The historic to recent debate over the paleoelevation of the Sierra Nevada, CA remains important to our understanding of the Cenozoic geodynamic evolution of the western plate boundary of North America. Geomorphic studies of the southern Sierra Nevada define high-elevation, low-relief “erosion surfaces” which cap the south-dipping landscape within the Kern River drainage basin. These surfaces are spatially continuous with west-dipping surfaces in the Kings and San Joaquin drainage basins and sediment-mantled surfaces in the north-central Sierra.
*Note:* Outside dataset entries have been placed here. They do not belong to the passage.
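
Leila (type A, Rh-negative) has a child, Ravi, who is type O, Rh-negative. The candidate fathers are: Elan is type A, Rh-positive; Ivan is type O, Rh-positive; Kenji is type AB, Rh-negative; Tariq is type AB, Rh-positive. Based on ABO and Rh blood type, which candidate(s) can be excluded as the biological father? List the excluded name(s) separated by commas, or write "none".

Kenji, Tariq

A candidate is excluded only if no genotype consistent with his phenotype could produce a type O, Rh-negative child with a type A, Rh-negative mother.
Kenji (type AB, Rh-): no genotype consistent with that phenotype can produce a type-O Rh- child with a type-A mother.
Tariq (type AB, Rh+): no genotype consistent with that phenotype can produce a type-O Rh- child with a type-A mother.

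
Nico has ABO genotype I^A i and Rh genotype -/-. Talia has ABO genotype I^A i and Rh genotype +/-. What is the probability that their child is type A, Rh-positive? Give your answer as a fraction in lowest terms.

3/8

ABO cross I^A i × I^A i → offspring phenotypes: 1/4 O, 3/4 A.
Rh cross -/- × +/- → 1/2 Rh+, 1/2 Rh-.
Independent loci: P(type A, Rh-positive) = 3/4 × 1/2 = 3/8.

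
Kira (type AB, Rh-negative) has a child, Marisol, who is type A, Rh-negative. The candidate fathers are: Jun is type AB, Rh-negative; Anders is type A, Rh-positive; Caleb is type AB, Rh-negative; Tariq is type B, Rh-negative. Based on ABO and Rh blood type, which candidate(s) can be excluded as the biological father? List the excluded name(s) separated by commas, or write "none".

none

A candidate is excluded only if no genotype consistent with his phenotype could produce a type A, Rh-negative child with a type AB, Rh-negative mother.
Every candidate has at least one consistent genotype combination, so none can be excluded.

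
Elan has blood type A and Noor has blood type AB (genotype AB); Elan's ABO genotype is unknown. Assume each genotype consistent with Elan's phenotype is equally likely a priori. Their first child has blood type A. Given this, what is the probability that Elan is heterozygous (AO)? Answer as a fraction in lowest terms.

Possible genotypes: Elan ∈ {AA, AO}; Noor ∈ {AB}.
Weight each parental genotype pair by prior × P(type-A child):
  AA × AB: posterior weight 1/2.
  AO × AB: posterior weight 1/2.
Sum the posterior weight over pairs where Elan is AO: 1/2.

1/2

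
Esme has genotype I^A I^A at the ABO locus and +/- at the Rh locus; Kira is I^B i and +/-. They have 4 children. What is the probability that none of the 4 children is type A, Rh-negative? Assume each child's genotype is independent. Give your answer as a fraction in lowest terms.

2401/4096

ABO cross I^A I^A × I^B i → 1/2 A, 1/2 AB.
Rh cross +/- × +/- → 3/4 Rh+, 1/4 Rh-; so P(type A, Rh-negative) = 1/2 × 1/4 = 1/8 per child.
P(not type A, Rh-negative) = 7/8 for one child; (7/8)^4 = 2401/4096.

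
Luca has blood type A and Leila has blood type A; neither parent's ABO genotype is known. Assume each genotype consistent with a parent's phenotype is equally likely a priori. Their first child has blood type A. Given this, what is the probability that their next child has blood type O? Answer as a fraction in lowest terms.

Possible genotypes: Luca ∈ {AA, AO}; Leila ∈ {AA, AO}.
Weight each parental genotype pair by prior × P(type-A child):
  AA × AA: posterior weight 4/15; P(next child type O) = 0.
  AA × AO: posterior weight 4/15; P(next child type O) = 0.
  AO × AA: posterior weight 4/15; P(next child type O) = 0.
  AO × AO: posterior weight 1/5; P(next child type O) = 1/4.
Weighted sum = 1/20.

1/20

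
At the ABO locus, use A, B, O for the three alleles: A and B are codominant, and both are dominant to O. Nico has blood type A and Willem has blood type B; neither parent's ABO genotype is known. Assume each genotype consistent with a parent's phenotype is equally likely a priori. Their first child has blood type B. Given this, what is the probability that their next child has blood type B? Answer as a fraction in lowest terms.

Possible genotypes: Nico ∈ {AA, AO}; Willem ∈ {BB, BO}.
Weight each parental genotype pair by prior × P(type-B child):
  AO × BB: posterior weight 2/3; P(next child type B) = 1/2.
  AO × BO: posterior weight 1/3; P(next child type B) = 1/4.
Weighted sum = 5/12.

5/12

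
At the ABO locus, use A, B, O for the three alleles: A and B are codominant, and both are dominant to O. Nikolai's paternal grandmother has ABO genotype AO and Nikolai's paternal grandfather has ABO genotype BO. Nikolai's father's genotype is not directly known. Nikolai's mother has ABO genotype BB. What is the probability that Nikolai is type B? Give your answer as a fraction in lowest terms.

Nikolai's father's ABO genotype from AO × BO: 1/4 AB, 1/4 AO, 1/4 BO, 1/4 OO.
Crossing each possibility with the mother BB and summing P(type B): 1/4·1/2 + 1/4·1/2 + 1/4·1 + 1/4·1 = 3/4.

3/4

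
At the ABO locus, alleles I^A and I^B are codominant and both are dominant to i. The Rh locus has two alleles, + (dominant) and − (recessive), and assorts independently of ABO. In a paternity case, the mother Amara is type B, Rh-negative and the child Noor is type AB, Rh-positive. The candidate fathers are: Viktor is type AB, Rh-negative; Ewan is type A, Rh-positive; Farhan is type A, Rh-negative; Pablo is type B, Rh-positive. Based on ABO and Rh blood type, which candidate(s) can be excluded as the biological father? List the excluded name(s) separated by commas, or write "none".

Viktor, Farhan, Pablo

A candidate is excluded only if no genotype consistent with his phenotype could produce a type AB, Rh-positive child with a type B, Rh-negative mother.
Viktor (type AB, Rh-): no genotype consistent with that phenotype can produce a type-AB Rh+ child with a type-B mother.
Farhan (type A, Rh-): no genotype consistent with that phenotype can produce a type-AB Rh+ child with a type-B mother.
Pablo (type B, Rh+): no genotype consistent with that phenotype can produce a type-AB Rh+ child with a type-B mother.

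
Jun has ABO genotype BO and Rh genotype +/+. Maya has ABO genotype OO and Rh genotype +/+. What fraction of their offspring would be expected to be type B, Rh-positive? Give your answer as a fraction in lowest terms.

1/2

ABO cross BO × OO → offspring phenotypes: 1/2 O, 1/2 B.
Rh cross +/+ × +/+ → 1 Rh+.
Independent loci: P(type B, Rh-positive) = 1/2 × 1 = 1/2.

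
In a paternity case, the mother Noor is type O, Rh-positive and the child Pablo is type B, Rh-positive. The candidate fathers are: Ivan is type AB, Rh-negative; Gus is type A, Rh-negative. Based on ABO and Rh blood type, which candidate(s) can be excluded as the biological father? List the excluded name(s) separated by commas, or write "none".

A candidate is excluded only if no genotype consistent with his phenotype could produce a type B, Rh-positive child with a type O, Rh-positive mother.
Gus (type A, Rh-): no genotype consistent with that phenotype can produce a type-B Rh+ child with a type-O mother.

Gus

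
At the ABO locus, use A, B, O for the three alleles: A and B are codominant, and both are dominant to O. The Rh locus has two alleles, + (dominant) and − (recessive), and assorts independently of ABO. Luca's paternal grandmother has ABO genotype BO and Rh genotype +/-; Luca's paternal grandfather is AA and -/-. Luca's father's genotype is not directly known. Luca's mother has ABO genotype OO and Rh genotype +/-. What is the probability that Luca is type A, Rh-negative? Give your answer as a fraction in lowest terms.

Luca's father's ABO genotype from BO × AA: 1/2 AB, 1/2 AO.
Crossing each possibility with the mother OO and summing P(type A): 1/2·1/2 + 1/2·1/2 = 1/2.
Similarly for Rh via the father's Rh distribution: P(Rh-) = 3/8.
Independent loci: 1/2 × 3/8 = 3/16.

3/16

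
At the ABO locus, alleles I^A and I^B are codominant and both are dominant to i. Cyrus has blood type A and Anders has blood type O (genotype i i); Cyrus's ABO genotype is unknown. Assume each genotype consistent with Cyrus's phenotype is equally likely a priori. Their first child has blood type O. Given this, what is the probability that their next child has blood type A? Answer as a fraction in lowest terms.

Possible genotypes: Cyrus ∈ {I^A I^A, I^A i}; Anders ∈ {i i}.
Weight each parental genotype pair by prior × P(type-O child):
  I^A i × i i: posterior weight 1; P(next child type A) = 1/2.
Weighted sum = 1/2.

1/2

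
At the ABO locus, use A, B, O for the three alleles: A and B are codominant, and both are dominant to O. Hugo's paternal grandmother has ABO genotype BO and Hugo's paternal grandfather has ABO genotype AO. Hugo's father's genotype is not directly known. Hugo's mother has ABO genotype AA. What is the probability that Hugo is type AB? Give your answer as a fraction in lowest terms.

1/4

Hugo's father's ABO genotype from BO × AO: 1/4 AB, 1/4 AO, 1/4 BO, 1/4 OO.
Crossing each possibility with the mother AA and summing P(type AB): 1/4·1/2 + 1/4·0 + 1/4·1/2 + 1/4·0 = 1/4.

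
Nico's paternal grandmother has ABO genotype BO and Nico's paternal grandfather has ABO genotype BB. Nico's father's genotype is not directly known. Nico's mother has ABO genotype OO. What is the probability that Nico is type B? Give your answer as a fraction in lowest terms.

Nico's father's ABO genotype from BO × BB: 1/2 BB, 1/2 BO.
Crossing each possibility with the mother OO and summing P(type B): 1/2·1 + 1/2·1/2 = 3/4.

3/4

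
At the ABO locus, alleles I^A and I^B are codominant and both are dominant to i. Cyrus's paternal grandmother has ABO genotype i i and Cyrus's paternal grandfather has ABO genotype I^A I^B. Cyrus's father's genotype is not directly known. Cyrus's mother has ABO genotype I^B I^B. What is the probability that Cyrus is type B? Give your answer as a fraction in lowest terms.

3/4

Cyrus's father's ABO genotype from i i × I^A I^B: 1/2 I^A i, 1/2 I^B i.
Crossing each possibility with the mother I^B I^B and summing P(type B): 1/2·1/2 + 1/2·1 = 3/4.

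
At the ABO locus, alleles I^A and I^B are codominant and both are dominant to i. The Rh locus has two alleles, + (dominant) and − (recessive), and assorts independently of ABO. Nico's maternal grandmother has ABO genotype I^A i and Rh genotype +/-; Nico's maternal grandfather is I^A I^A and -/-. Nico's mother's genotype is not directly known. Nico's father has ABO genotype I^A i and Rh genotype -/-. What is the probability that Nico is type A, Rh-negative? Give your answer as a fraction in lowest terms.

Nico's mother's ABO genotype from I^A i × I^A I^A: 1/2 I^A I^A, 1/2 I^A i.
Crossing each possibility with the father I^A i and summing P(type A): 1/2·1 + 1/2·3/4 = 7/8.
Similarly for Rh via the mother's Rh distribution: P(Rh-) = 3/4.
Independent loci: 7/8 × 3/4 = 21/32.

21/32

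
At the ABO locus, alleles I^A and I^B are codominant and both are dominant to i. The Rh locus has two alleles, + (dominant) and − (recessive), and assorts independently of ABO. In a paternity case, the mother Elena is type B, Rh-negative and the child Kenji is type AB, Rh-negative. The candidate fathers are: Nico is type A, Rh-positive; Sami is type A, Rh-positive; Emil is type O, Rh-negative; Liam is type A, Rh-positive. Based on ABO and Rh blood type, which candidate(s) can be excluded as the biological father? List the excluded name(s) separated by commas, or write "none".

Emil

A candidate is excluded only if no genotype consistent with his phenotype could produce a type AB, Rh-negative child with a type B, Rh-negative mother.
Emil (type O, Rh-): no genotype consistent with that phenotype can produce a type-AB Rh- child with a type-B mother.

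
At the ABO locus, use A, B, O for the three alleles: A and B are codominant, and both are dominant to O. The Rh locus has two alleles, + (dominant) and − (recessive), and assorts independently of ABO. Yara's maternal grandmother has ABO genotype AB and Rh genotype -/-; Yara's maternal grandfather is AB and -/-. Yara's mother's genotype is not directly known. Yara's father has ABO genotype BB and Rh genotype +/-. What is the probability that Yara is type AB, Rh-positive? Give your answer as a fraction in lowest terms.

Yara's mother's ABO genotype from AB × AB: 1/4 AA, 1/2 AB, 1/4 BB.
Crossing each possibility with the father BB and summing P(type AB): 1/4·1 + 1/2·1/2 + 1/4·0 = 1/2.
Similarly for Rh via the mother's Rh distribution: P(Rh+) = 1/2.
Independent loci: 1/2 × 1/2 = 1/4.

1/4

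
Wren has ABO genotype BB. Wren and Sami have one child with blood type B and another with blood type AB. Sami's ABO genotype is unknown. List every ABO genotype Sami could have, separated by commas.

AB, AO

For each candidate genotype of Sami, check whether crossing it with BB can produce every observed child phenotype.
  AA → possible child types {AB} ✗
  AB → possible child types {B, AB} ✓
  AO → possible child types {B, AB} ✓
  BB → possible child types {B} ✗
  BO → possible child types {B} ✗
  OO → possible child types {B} ✗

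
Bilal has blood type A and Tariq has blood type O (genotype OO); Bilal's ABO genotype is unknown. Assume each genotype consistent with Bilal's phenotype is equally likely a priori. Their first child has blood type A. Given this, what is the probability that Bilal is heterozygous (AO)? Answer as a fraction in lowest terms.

Possible genotypes: Bilal ∈ {AA, AO}; Tariq ∈ {OO}.
Weight each parental genotype pair by prior × P(type-A child):
  AA × OO: posterior weight 2/3.
  AO × OO: posterior weight 1/3.
Sum the posterior weight over pairs where Bilal is AO: 1/3.

1/3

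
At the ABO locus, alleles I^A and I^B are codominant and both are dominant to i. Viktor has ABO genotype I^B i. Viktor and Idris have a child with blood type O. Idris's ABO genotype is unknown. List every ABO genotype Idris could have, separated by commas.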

New apatite (U-Th)/He thermochronometry ages from the southern Sierra (Kern River area) range from 75-20 Ma and are positively correlated with depth beneath the erosion surface with apparent exhumation rates of 0.03-0.06 mm/yr. These exhumation rates are consistent with long-term preservation of a low-relief landscape developed in a low-energy environment, probably at low elevations (< 2 km). Moreover, preservation of Late Cretaceous (U-Th)/He ages and correlation with sediment mantled sub-Eocene surfaces further north suggest limited erosional exhumation of the southern Sierra (<2 km) during Cenozoic time. However, approximately 1-2 km of deep river canyons have incised into the higher elevation surfaces which indicate a more recent [~20-3 Ma] increase in erosional power of the landscape that has not yet propagated entirely throughout the drainage network. Incised rivers and principal drainage patterns observed in the southern Sierra are consistent with a model of increased mean elevation due to changes in mantle buoyancy, rather than slow reduction of thickened continental crust. We are working to reconcile these data with previously published (U-Th)/He ages of House et al., 1997; 2001 who inferred late Cretaceous high elevation in the Sierra that has decreased through Cenozoic time.